This repository consists of the tensorflow models and training scripts used in the paper: Hello Edge: Keyword spotting on Microcontrollers. The scripts are adapted from Tensorflow examples and some are repeated here for the sake of making these scripts self-contained. Modifications were introduced in the thesis to streamline the process and automatically convert Tensorflow models to CMSIS-NN models.
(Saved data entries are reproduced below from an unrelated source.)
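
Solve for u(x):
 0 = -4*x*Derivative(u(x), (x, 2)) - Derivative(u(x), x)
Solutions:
 u(x) = C1 + C2*x^(3/4)


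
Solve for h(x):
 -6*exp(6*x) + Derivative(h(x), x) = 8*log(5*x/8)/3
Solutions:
 h(x) = C1 + 8*x*log(x)/3 + x*(-8*log(2) - 8/3 + 8*log(5)/3) + exp(6*x)


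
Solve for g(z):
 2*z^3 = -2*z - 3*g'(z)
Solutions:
 g(z) = C1 - z^4/6 - z^2/3


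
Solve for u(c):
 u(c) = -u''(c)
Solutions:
 u(c) = C1*sin(c) + C2*cos(c)


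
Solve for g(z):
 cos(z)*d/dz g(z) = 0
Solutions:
 g(z) = C1


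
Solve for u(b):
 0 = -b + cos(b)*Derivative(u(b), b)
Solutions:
 u(b) = C1 + Integral(b/cos(b), b)


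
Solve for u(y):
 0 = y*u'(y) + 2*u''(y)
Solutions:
 u(y) = C1 + C2*erf(y/2)


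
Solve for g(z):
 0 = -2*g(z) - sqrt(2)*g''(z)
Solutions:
 g(z) = C1*sin(2^(1/4)*z) + C2*cos(2^(1/4)*z)


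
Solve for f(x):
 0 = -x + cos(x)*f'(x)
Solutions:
 f(x) = C1 + Integral(x/cos(x), x)


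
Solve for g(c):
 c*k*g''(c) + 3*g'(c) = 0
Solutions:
 g(c) = C1 + c^(((re(k) - 3)*re(k) + im(k)^2)/(re(k)^2 + im(k)^2))*(C2*sin(3*log(c)*Abs(im(k))/(re(k)^2 + im(k)^2)) + C3*cos(3*log(c)*im(k)/(re(k)^2 + im(k)^2)))


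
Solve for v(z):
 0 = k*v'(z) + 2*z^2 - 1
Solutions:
 v(z) = C1 - 2*z^3/(3*k) + z/k


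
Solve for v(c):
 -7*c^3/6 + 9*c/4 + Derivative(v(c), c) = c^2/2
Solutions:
 v(c) = C1 + 7*c^4/24 + c^3/6 - 9*c^2/8


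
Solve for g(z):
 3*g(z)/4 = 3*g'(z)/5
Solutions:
 g(z) = C1*exp(5*z/4)


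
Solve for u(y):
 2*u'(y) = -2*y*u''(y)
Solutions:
 u(y) = C1 + C2*log(y)


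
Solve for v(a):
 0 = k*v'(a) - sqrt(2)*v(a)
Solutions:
 v(a) = C1*exp(sqrt(2)*a/k)


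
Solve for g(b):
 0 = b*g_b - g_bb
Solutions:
 g(b) = C1 + C2*erfi(sqrt(2)*b/2)


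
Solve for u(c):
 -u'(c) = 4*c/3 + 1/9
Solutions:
 u(c) = C1 - 2*c^2/3 - c/9


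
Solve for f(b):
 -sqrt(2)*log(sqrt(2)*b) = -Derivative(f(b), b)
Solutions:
 f(b) = C1 + sqrt(2)*b*log(b) - sqrt(2)*b + sqrt(2)*b*log(2)/2


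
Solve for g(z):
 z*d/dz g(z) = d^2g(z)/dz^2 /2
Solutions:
 g(z) = C1 + C2*erfi(z)


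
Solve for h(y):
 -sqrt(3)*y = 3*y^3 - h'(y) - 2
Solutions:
 h(y) = C1 + 3*y^4/4 + sqrt(3)*y^2/2 - 2*y


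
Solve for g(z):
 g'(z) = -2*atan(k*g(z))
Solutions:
 Integral(1/atan(_y*k), (_y, g(z))) = C1 - 2*z


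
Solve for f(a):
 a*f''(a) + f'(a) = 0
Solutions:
 f(a) = C1 + C2*log(a)


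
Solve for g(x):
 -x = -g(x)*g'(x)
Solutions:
 g(x) = -sqrt(C1 + x^2)
 g(x) = sqrt(C1 + x^2)


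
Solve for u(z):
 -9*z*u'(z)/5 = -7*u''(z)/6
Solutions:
 u(z) = C1 + C2*erfi(3*sqrt(105)*z/35)


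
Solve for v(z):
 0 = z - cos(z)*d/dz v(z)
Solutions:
 v(z) = C1 + Integral(z/cos(z), z)


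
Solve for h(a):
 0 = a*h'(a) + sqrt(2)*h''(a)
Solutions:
 h(a) = C1 + C2*erf(2^(1/4)*a/2)


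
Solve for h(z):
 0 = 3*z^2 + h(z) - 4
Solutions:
 h(z) = 4 - 3*z^2


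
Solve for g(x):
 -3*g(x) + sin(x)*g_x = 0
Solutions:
 g(x) = C1*(cos(x) - 1)^(3/2)/(cos(x) + 1)^(3/2)


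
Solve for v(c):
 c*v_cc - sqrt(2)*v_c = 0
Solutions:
 v(c) = C1 + C2*c^(1 + sqrt(2))


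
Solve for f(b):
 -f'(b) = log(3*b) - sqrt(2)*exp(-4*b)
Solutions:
 f(b) = C1 - b*log(b) + b*(1 - log(3)) - sqrt(2)*exp(-4*b)/4


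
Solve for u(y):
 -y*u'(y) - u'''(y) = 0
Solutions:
 u(y) = C1 + Integral(C2*airyai(-y) + C3*airybi(-y), y)


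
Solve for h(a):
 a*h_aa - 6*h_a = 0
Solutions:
 h(a) = C1 + C2*a^7


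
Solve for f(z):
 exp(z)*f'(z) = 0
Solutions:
 f(z) = C1


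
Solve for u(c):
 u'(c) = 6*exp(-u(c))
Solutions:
 u(c) = log(C1 + 6*c)


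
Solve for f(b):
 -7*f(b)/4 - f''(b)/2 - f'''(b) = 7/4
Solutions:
 f(b) = C1*exp(b*(-2 + (3*sqrt(4011) + 190)^(-1/3) + (3*sqrt(4011) + 190)^(1/3))/12)*sin(sqrt(3)*b*(-(3*sqrt(4011) + 190)^(1/3) + (3*sqrt(4011) + 190)^(-1/3))/12) + C2*exp(b*(-2 + (3*sqrt(4011) + 190)^(-1/3) + (3*sqrt(4011) + 190)^(1/3))/12)*cos(sqrt(3)*b*(-(3*sqrt(4011) + 190)^(1/3) + (3*sqrt(4011) + 190)^(-1/3))/12) + C3*exp(-b*((3*sqrt(4011) + 190)^(-1/3) + 1 + (3*sqrt(4011) + 190)^(1/3))/6) - 1


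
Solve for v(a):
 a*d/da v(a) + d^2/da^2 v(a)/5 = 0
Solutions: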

To train a DNN with 3 fully-connected layers with 128 neurons in each layer, run:
python train.py --model_architecture dnn --model_size_info 128 128 128
The command line argument --model_size_info is used to pass the neural network layer dimensions such as number of layers, convolution filter size/stride as a list to models.py, which builds the tensorflow graph based on the provided model architecture and layer dimensions. For more info on model_size_info for each network architecture see models.py. The training commands with all the hyperparameters to reproduce the models shown in the paper are given here.
Hyperparameter optimization helps to find suitable hyperaparameters for the model. Search space is defined in hyperparameter_optimization.py, while using hyperopt for optimization.
python hyperparameter_optimization.py
Quantization automatically quantizes weights, biases and activations. It also generates C++ code and header files, which could run on Cortex-M devices.
python quantize.py --model_architecture dnn --model_size_info 128 128 128 --checkpoint
<checkpoint path> ...
To run inference on the trained model from a checkpoint on train/val/test set, run:
python test.py --model_architecture dnn --model_size_info 128 128 128 --checkpoint
<checkpoint path>
To freeze the trained model checkpoint into a .pb file, run:
python freeze.py --model_architecture dnn --model_size_info 128 128 128 --checkpoint
<checkpoint path> --output_file dnn.pb
Trained models (.pb files) for different neural network architectures such as DNN, CNN, Basic LSTM, LSTM, GRU, CRNN and DS-CNN shown in this arXiv paper are added in Pretrained_models. Accuracy of the models on validation set, their memory requirements and operations per inference are also summarized in the following table.
To run an audio file through the trained model (e.g. a DNN) and get top prediction, run:
python label_wav.py --wav <audio file> --graph Pretrained_models/DNN/DNN_S.pb
--labels Pretrained_models/labels.txt --how_many_labels 1
Quantization is automated, but can also performed manually. For this, check a quick guide on quantizing the KWS neural network models is here. The example code for running a DNN model on a Cortex-M development board is also provided here.